Ya, you do have my sympathy! But like I said, I got tired long ago of letting that stuff slide. If they get upset just because I disagree with them, that's their problem, not mine. It took me a while to realize that I will never get everyone to like me, no matter how hard I try so I fight the battles that seem important and do so diplomatically, but without apology.

Buttercup
2010-Dec-28, 02:49 PM
Another aspect in this is my perception that very highly opinionated people are either afraid or angry. My sis-in-law is an angry, bitter person and I think the constant high-level opining is a vehicle for that. I know it somewhat confuses her as to why I mostly keep my views/opinions to myself (what would be the point? she'd quickly dismiss and/or deny, and seek to reassert herself; exercise in futility).

But I just cannot see the point in being angry and wound up about issues I have no control over, aside from the ability to write key officials a letter and/or express it at the voting booth -- which I have done.

I don't understand why she thinks everyone around her has a vested interest in her opinions: As if she's a public official, or expressing opinions at the table will change things in real life. I am certain most people could give a hoot about my opinions...and why should it be otherwise? I'm not governor of this state or something. :lol:


But like I said, I got tired long ago of letting that stuff slide. If they get upset just because I disagree with them, that's their problem, not mine.

True. But it has to be something important, imo (whoops), for me to chime in and/or engage. Because once I set my teeth in, I will go at it. ;)

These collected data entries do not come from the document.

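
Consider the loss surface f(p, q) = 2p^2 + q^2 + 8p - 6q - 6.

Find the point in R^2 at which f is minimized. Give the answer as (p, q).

(-2, 3)

f(p,q) separates as A(p) + B(q) − 6, so its minimum is min A + min B − 6.
A'(p) = 4p + 8 vanishes at p ∈ {-2}; B'(q) = 2q - 6 vanishes at q ∈ {3}.
Local minima of A (where A''>0): A(-2)=-8. Local minima of B: B(3)=-9.
So the global minimum of f is A(-2) + B(3) − 6 = -8 − 9 − 6 = -23, attained at (-2, 3).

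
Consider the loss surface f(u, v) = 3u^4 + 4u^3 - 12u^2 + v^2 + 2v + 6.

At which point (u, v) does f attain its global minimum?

(-2, -1)

f(u,v) separates as P(u) + Q(v) + 6, so its minimum is min P + min Q + 6.
P'(u) = 12u(u - 1)(u + 2) vanishes at u ∈ {-2, 0, 1}; Q'(v) = 2v + 2 vanishes at v ∈ {-1}.
Local minima of P (where P''>0): P(-2)=-32, P(1)=-5. Local minima of Q: Q(-1)=-1.
So the global minimum of f is P(-2) + Q(-1) + 6 = -32 − 1 + 6 = -27, attained at (-2, -1).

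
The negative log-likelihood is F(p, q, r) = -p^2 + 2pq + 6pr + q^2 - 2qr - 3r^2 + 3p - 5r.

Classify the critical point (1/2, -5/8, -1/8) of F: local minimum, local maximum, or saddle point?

saddle point

The Hessian is constant: H = [[-2, 2, 6], [2, 2, -2], [6, -2, -6]].
Leading principal minors: Δ₁ = -2, Δ₂ = -8, Δ₃ = -64.
The minors fit neither the all-positive nor the alternating-sign pattern, so H is indefinite: a saddle point.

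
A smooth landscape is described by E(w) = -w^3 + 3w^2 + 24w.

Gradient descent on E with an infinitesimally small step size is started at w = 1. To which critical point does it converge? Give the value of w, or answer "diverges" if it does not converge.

E'(w) = -3(w - 4)(w + 2), so E'(1) = 27.
Gradient descent moves in the -E' direction, i.e. w is decreasing.
The nearest critical point in that direction is w = -2, where E'' = 18 > 0 (a local minimum). The iterate converges there.

-2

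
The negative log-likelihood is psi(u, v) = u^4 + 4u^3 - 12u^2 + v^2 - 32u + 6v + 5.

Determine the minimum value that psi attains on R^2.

-68

psi(u,v) separates as P(u) + Q(v) + 5, so its minimum is min P + min Q + 5.
P'(u) = 4(u - 2)(u + 1)(u + 4) vanishes at u ∈ {-4, -1, 2}; Q'(v) = 2v + 6 vanishes at v ∈ {-3}.
Local minima of P (where P''>0): P(-4)=-64, P(2)=-64. Local minima of Q: Q(-3)=-9.
So the global minimum of psi is P(-4) + Q(-3) + 5 = -64 − 9 + 5 = -68, attained at (-4, -3).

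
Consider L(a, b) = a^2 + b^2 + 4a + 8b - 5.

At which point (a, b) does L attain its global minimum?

L(a,b) separates as P(a) + Q(b) − 5, so its minimum is min P + min Q − 5.
P'(a) = 2a + 4 vanishes at a ∈ {-2}; Q'(b) = 2b + 8 vanishes at b ∈ {-4}.
Local minima of P (where P''>0): P(-2)=-4. Local minima of Q: Q(-4)=-16.
So the global minimum of L is P(-2) + Q(-4) − 5 = -4 − 16 − 5 = -25, attained at (-2, -4).

(-2, -4)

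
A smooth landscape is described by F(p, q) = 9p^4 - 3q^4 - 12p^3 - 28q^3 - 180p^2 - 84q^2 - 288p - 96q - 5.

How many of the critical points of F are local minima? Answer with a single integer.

2

F separates as a function of p plus a function of q, so ∇F=0 decouples.
∂F/∂p = 36(p - 4)(p + 1)(p + 2) = 0 at p ∈ {-2, -1, 4}; ∂F/∂q = -12(q + 1)(q + 2)(q + 4) = 0 at q ∈ {-4, -2, -1}.
The Hessian is diagonal: diag(F_pp, F_qq). Second derivatives: F_pp(-2)=216, F_pp(-1)=-180, F_pp(4)=1080; F_qq(-4)=-72, F_qq(-2)=24, F_qq(-1)=-36.
Local minima occur where both diagonal entries positive: (-2, -2), (4, -2). Count: 2.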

It's when opining becomes aggressively compulsory in some people that makes me very uneasy...and makes me wonder.

Perikles
2010-Dec-28, 03:54 PM
But I just cannot see the point in being angry and wound up about issues I have no control over, This puts you in a minority category of those who can rationalize. (I am sorely tempted to add some sexist generalizations here, but my rational side is warning me not to ...)

Buttercup
2010-Dec-28, 03:57 PM
(I am sorely tempted to add some sexist generalizations here, but my rational side is warning me not to ...)

:lol: ;)

Gillianren
2010-Dec-28, 06:05 PM
If you don't want to make things better, why bother having an opinion about them at all? Assuming your location is just fangirlness, you probably live somewhere where you have a voice in your government. If you live in a democracy, your representative is supposed to care about your opinion. People acting strongly on their opinions change the world. The opinion you're really having a problem with is "I'm right about everything," which is different from "this thing isn't right and should be made better."

danscope
2010-Dec-28, 06:31 PM
Hi Buttercup,

" You don't have to argue with weak minded individuals who have a bent for arguing their ill thought out opinions. These aren't the droids you were looking for. You can maintain your peacefull mind and serenity in a hectic situation . Your wisdom will see you through. Move along."
The lost counsels of OBI JUAN KENOBI . :)

PS: I have a sister who fancies herself an expert because she reads readers digest in the doctor's office three times a years.
We have all learned not to rattle her cage. It's just "easier" .

Best regards,
Dan

Buttercup
2010-Dec-28, 06:34 PM
The opinion you're really having a problem with is "I'm right about everything," which is different from "this thing isn't right and should be made better."

Exactly. And very well put; thanks.


Danscope: PS: I have a sister who fancies herself an expert because she reads readers digest in the doctor's office three times a years.
We have all learned not to rattle her cage. It's just "easier" .

Agreed. ;)

Ara Pacis
2010-Dec-29, 08:33 AM
I know that I'm one of those "always right" types, except when I'm not right, in which case I figure out what is right, and then I can be always right again. :)

ggremlin
2010-Dec-29, 12:10 PM
Sometimes this works "Why do you want me to agree with you?, I don't demand you agree with me. Please give me the same respect."

Results are 50/50, better if there is an audience.

Gillianren
2010-Dec-29, 07:06 PM
Exactly. And very well put; thanks.

You're welcome. Writing is what I do, after all.